Bits per second (bps) is a typical way of measuring how much data is transferred across networks and transmission lines. Bits per second is abbreviated as “bps” in a lowercase “b” because “Bps” – uppercase “B” – stands for “bytes per second”. A byte corresponds to eight bits.
Most ISPs quote their rates in Mbps, or Megabits per second. The terms can be confusing because storage device sizes are given in Megabytes or Gigabytes. For example a two hour HD movie is about 3.0-4.5 Gigabytes (GB),or about 3000-4500 Megabits (MB). When you go to download that movie to your computer or mobile device, the time it will take depends on your connection speed in Megabits. So a 3 GB HD movie will take 54 minutes to download at 5 Megabits per second.

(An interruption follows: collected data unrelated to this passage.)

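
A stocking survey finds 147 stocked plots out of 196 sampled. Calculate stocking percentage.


Formula: Stocking % = stocked plots / total plots * 100
Stocking = 147 / 196 * 100
Stocking = 0.75 * 100 = 75.0%

75.0


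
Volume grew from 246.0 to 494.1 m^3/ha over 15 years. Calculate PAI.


Formula: PAI = (V_T2 - V_T1) / (T2 - T1)
Volume increment = 494.1 - 246.0 = 248.1 m^3/ha
PAI = 248.1 / 15 = 16.54 m^3/ha/year

16.54


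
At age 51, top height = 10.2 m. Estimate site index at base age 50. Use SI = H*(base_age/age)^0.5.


Formula: SI = H_dom * (base_age / age)^0.5
Age ratio = 50 / 51 = 0.98039
sqrt(age_ratio) = 0.99015
SI = 10.2 * 0.99015 = 10.1 m

10.1


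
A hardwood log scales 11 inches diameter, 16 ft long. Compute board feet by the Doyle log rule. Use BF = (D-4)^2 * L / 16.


Doyle: BF = (D - 4)^2 * L / 16
Adjusted diameter = 11 - 4 = 7 in
(D-4)^2 = 7^2 = 49
BF = 49 * 16 / 16 = 49 BF

49


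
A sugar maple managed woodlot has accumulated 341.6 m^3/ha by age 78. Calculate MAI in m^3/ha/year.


Formula: MAI = Total Volume / Stand Age
MAI = 341.6 m^3/ha / 78 years
MAI = 4.38 m^3/ha/year

4.38


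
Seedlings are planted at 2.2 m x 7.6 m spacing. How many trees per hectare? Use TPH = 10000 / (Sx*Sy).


Formula: TPH = 10000 m^2/ha / (spacing_x * spacing_y)
Area per tree = 2.2 m * 7.6 m = 16.72 m^2
TPH = 10000 / 16.72 = 598 trees/ha

598


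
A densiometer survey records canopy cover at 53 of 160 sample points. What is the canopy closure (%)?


Formula: Canopy closure = covered points / total points * 100
Closure = 53 / 160 * 100
Closure = 0.3312 * 100 = 33.1%

33.1


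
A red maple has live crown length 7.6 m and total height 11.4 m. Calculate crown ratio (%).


Formula: Crown Ratio = (Crown Length / Total Height) * 100
CR = (7.6 m / 11.4 m) * 100
CR = 0.6667 * 100 = 66.7%

66.7


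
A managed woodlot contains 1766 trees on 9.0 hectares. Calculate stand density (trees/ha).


Formula: Stand Density = N_trees / Area_ha
Density = 1766 trees / 9.0 ha
Density = 196 trees/ha

196


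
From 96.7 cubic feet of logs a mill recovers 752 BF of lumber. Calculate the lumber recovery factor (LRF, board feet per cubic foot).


Formula: LRF = Lumber Output (BF) / Log Input (ft^3)
LRF = 752 BF / 96.7 ft^3
LRF = 7.78 BF/ft^3

7.78


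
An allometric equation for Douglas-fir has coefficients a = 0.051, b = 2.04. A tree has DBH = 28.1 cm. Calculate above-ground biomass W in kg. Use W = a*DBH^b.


Formula: W = a * DBH^b  (allometric power law)
DBH^b = 28.1^2.04 = 902.3206
W = 0.051 * 902.3206 = 46.0 kg

46.0


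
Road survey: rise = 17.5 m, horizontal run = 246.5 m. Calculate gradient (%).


Formula: Gradient = rise / run * 100
Gradient = 17.5 / 246.5 * 100 = 7.1%

7.1


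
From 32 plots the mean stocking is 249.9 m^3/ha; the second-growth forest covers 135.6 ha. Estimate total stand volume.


Formula: Total Volume = Mean Volume per ha * Total Area
Total Volume = 249.9 m^3/ha * 135.6 ha
Total Volume = 33886 m^3

33886


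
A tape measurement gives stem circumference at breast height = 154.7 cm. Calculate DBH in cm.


Formula: DBH = C / pi
DBH = 154.7 / pi
pi = 3.14159...
DBH = 49.2 cm

49.2


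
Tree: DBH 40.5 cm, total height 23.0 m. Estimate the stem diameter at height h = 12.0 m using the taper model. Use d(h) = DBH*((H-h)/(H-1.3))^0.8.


Taper: d(h) = DBH * ((H - h) / (H - 1.3))^0.8
Numerator = H - h = 23.0 - 12.0 = 11.0 m
Denominator = H - 1.3 = 23.0 - 1.3 = 21.7 m
Ratio = 11.0 / 21.7 = 0.50691
d = 40.5 * 0.50691^0.8 = 23.5 cm

23.5


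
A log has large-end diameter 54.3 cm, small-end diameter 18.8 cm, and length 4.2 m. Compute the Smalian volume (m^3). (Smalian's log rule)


Smalian: V = (A1 + A2)/2 * L,  A = pi*(D/200)^2
A1 = pi*(54.3/200)^2 = 0.231574 m^2
A2 = pi*(18.8/200)^2 = 0.027759 m^2
V = (0.231574+0.027759)/2*4.2 = 0.5446 m^3

0.5446


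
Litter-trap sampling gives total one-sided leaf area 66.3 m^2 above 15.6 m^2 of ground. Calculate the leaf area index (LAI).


Formula: LAI = total leaf area / ground area  (dimensionless)
LAI = 66.3 m^2 / 15.6 m^2
LAI = 4.25

4.25


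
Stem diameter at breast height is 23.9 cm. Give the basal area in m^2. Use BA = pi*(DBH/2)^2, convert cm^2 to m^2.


Formula: BA = pi * (DBH/2)^2 / 10000  (cm^2 to m^2)
Radius = DBH/2 = 23.9/2 = 11.95 cm
BA = pi * 11.95^2 / 10000
   = 448.6273 cm^2 / 10000
   = 0.0449 m^2

0.0449


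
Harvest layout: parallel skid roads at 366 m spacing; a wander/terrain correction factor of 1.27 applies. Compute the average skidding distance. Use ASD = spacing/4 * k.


Formula: ASD = (spacing / 4) * correction
Uncorrected distance = spacing / 4 = 366 / 4 = 91.5 m
ASD = 91.5 * 1.27 = 116 m

116


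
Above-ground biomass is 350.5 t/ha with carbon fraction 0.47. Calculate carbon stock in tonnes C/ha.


Formula: Carbon Stock = Biomass * Carbon Fraction
C = 350.5 t/ha * 0.47
C = 164.7 t C/ha

164.7


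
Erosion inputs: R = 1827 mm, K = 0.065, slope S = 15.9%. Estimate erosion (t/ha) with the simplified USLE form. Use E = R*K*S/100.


Formula: E = R * K * S / 100  (simplified USLE)
R * K = 1827 * 0.065 = 118.755
E = 118.755 * 15.9 / 100 = 18.88 t/ha

18.88


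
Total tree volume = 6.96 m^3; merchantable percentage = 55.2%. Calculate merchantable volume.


Formula: MV = V_total * (merchantable_pct / 100)
Merchantable fraction = 55.2% / 100 = 0.552
MV = 6.96 m^3 * 0.552 = 3.842 m^3

3.842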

In May 2013, the average UK broadband connection speed was 14.7 Mbps (Megabits per second). It has been steadily increasing. In November of 2008 the average was 3.6 Mbps. That’s over 300% improvement in five years. Actual connection speeds users experience still vary depending on location, carrier, and network congestion (often varies by time of day).
Bits per second is also referred to as bitrate. Bitrate is commonly referred to as a measure quality of media content, as well as data transfer speeds. In this sense it is a measurement of how many bits of information are provided per second in a file. For example, an audio file at 192 Kbps will generally sound better and clearer than the same audio file at 160 Kbps.
In terms of bitrate, understanding exactly what that is becomes important if you are planning a live streaming event. Higher bit rates result in higher overall bandwidth usage and ultimately a higher cost. The ideal situation for streaming is to offer the best bit rate your viewers can use while still remaining in budget.